Personally I think the money would be better spent on online backup solutions and hard drive encryption software.
Personally, These statistics seem reasonable. I've had alot of overheating issues with the Dell Latitude D620, which has required the replacement of the hdd on 2 occassions. An SSD would have been less likely to overheat, and more resistant to heat damage than my bog standard hdd. These two failures could have been prevented by paying a little more up front for an SSD.
I agree with one of the other comments. You can interpret the data any way you want. If you have the data, then it should be published for others to comment on. Where did you get your reliability data for hard drives? Where did you get your data for SSDs? Any SSD reliability data has to be taken with with a whole salt shaker. There are NO standards today for SSD reliability. Manufactures claims are not fact.
Please show us your data and let us make our own conclusions on the cost savings!
Several studies have shown SSDs are already a winner on lifetime cost due to reduced power consumption and air conditioning load.
have used SSDs for 3 years to come up with their $214 figure, and which models have been around for 5 years for their $493 saving?
And I mean widely available, commonly used units that a decent sample size can be derived from, not the $20,000 custom made versions for special uses (military etc).
Ever heard of MTBF? Do you think someone waits around for 50,000 hours to see if a device fails? You can't be serious....
MTBF calculation is only part of the picture. How about operational G force, which is the number one failure of hard drives (some smuck dropping the unit while it is running, crashing the heads).
This is why many mobile HD have sensors to detect free fall or jarring and then retract the heads thus averting a crash.

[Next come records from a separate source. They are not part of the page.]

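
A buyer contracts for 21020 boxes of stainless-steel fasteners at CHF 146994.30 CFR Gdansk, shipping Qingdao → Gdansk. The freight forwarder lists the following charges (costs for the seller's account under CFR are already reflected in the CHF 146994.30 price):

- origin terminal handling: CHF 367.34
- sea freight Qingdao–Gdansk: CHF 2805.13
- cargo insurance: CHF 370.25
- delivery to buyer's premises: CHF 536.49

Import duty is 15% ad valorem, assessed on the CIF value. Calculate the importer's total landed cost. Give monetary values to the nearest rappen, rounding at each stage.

CFR: the seller pays costs through ocean freight to the destination port, but not insurance.
Already in the invoice (seller's account under CFR): origin terminal, freight — exclude.
CIF value = CFR price + insurance = 146994.30 + 370.25 = 147364.55
Import duty = 147364.55 × 15% = 22104.68
Buyer bears: insurance 370.25 + delivery 536.49 + duty 22104.68 = 23011.42
Landed cost = invoice 146994.30 + 23011.42 = 170005.72

Total landed cost: CHF 170005.72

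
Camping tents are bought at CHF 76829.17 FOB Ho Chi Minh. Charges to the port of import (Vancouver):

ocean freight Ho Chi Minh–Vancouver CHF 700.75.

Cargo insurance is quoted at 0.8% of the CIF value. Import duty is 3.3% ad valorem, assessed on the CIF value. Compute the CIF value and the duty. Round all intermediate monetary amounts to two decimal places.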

And if you think you need a decent sample size to do accurate failure calculation, using that mentality they would have to crash about 4,000 malibu sedans to have a 2.5% sample size. Absolute Insanity!
My concern is that the Intel guarantee is for SLC drives. But the costs given are for MLC drives. That is a huge discrepancy. Wanna bet that the analyst has been told about the error, but can't change it?
SLC drives are $400+ more expensive as of May 2009 prices, the latest that we have from finance group at my company.
No manufacturer offers more than an 18 month warranty on MLC drives. Most offer only 9 months.
SLC
Roughly 100,000 - 250,000 charged write cycles.
(100GB a day for 5 years.)
MLC drives
Less than 10,000 charged write cycles.
(4 GB a day for 5 years.)
It's not hard to find storage sites that describe what happens when an SSD drive loses it's capacity to hold data. No resistance = No Good.
We fell for the hype last year. Not this year. Good Luck All!